When you're that good during the 82-game regular season, it's easy to dismiss the accomplishments. One of those accomplishments relates to the fact that these Rangers were remarkably consistent throughout the year. In October, they won four games, earning points in seven of 10. In November, the Rangers won nine of 11 games. December came and the Rangers won 10 of 15, accumulating points in 11. In January, the Rangers had eight wins in 12 games, getting points in nine of those contests. February rolled around and the Rangers collected nine more wins in 13 games, 10 of which they earned points in. Combining the playoff stretch run of March and April, the Rangers grabbed 11 more wins in 21 games, during which they had points in 12. To understand the consistency of the Rangers' season: They only lost three games in a row twice all season: to begin the year and and a short spell in March. This team withstood the long season, rarely losing focus and dipping in their overall play. Overall, it finished with a 51-24-7 record in the regular season, good for 109 points, the most since the 112 it earned in their 1994 Stanley Cup year. Granted, all of this means nothing in the playoffs, but it's still valuable to point out.

If the Rangers' success thus far this season isn't amazing enough, consider these potential roadblocks. The team began the season with seven straight road games as Madison Square Garden underwent Phase 1 of its renovation. The first two games (lost in overtime and shootout) were played in Sweden. The Rangers were also one of the teams, along with the Philadelphia Flyers, involved in HBO's all-access 24/7 series, meaning the cameras were around them -- at practice, in the locker room post-practice and after games -- for most of December. They then played the Winter Classic in Philadelphia and defeated the Flyers.

As the Pittsburgh Penguins peaked with incredible win streaks at the end of January and end of February through early March, the Rangers' grip on the top spot in the East became tenuous. They stuck with the game plan, though, and even as the season winded down and it was unclear if they'd get the No. 1 or No. 4 seed (division leaders occupy the top three spots), they didn't waver. Throughout the season, they never allowed one loss to snowball into the next, one win to get them too high. It has been a laudable trait for this group -- take one game at a time and allow the the big-picture focus to grow as the season progresses.

So when they ended the year with three losses in four games, there wasn't panic. There wasn't panic when the Rangers were forced to win Games 6 and 7 against the Ottawa Senators -- the first of which was played in hostile Ottawa -- or else go home prematurely and be upset by the eighth-seeded team.

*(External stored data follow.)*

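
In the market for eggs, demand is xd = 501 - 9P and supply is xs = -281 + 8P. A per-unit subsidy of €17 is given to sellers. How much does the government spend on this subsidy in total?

Government cost = €2703

Pre-subsidy: 501 - 9P = -281 + 8P gives P* = 46, x* = 87.
With the subsidy, sellers receive Ps = Pb + 17 for each unit, where Pb is the price buyers pay.
Supply in terms of Pb becomes xs = -281 + 8(Pb + 17) = -145 + 8Pb. Setting this equal to demand: 501 - 9Pb = -145 + 8Pb, so Pb = 38.
Sellers receive Ps = 38 + 17 = 55; x' = 501 − 9·38 = 159.
Government outlay = subsidy × quantity = 17 × 159 = 2703.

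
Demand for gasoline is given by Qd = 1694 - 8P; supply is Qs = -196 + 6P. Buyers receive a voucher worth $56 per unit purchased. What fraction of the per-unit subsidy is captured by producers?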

There wasn't any trepidation or worry when the seventh-seeded Capitals were going toe-to-toe, mimicking the Rangers' style. No worry in this group when they could never seem to parlay the momentum of a three-overtime win into another victory or the late heroics of tying Game 5 up with 6.6 seconds left, then winning it in OT into the series clincher in Game 6. There wasn't any nervousness that the Rangers played their worst game of the series in Game 6, with the chance to advance to the East final on the line.

All they did was "worry about their own business" -- a line Tortorella has patented at this point -- and get the job done in Game 7. Take one game at a time and not be demoralized by a loss or overly giddy about a big victory.

It's a mantra this team has lived by for 96 games now. And it will continue as the East final begins against the Devils on Monday.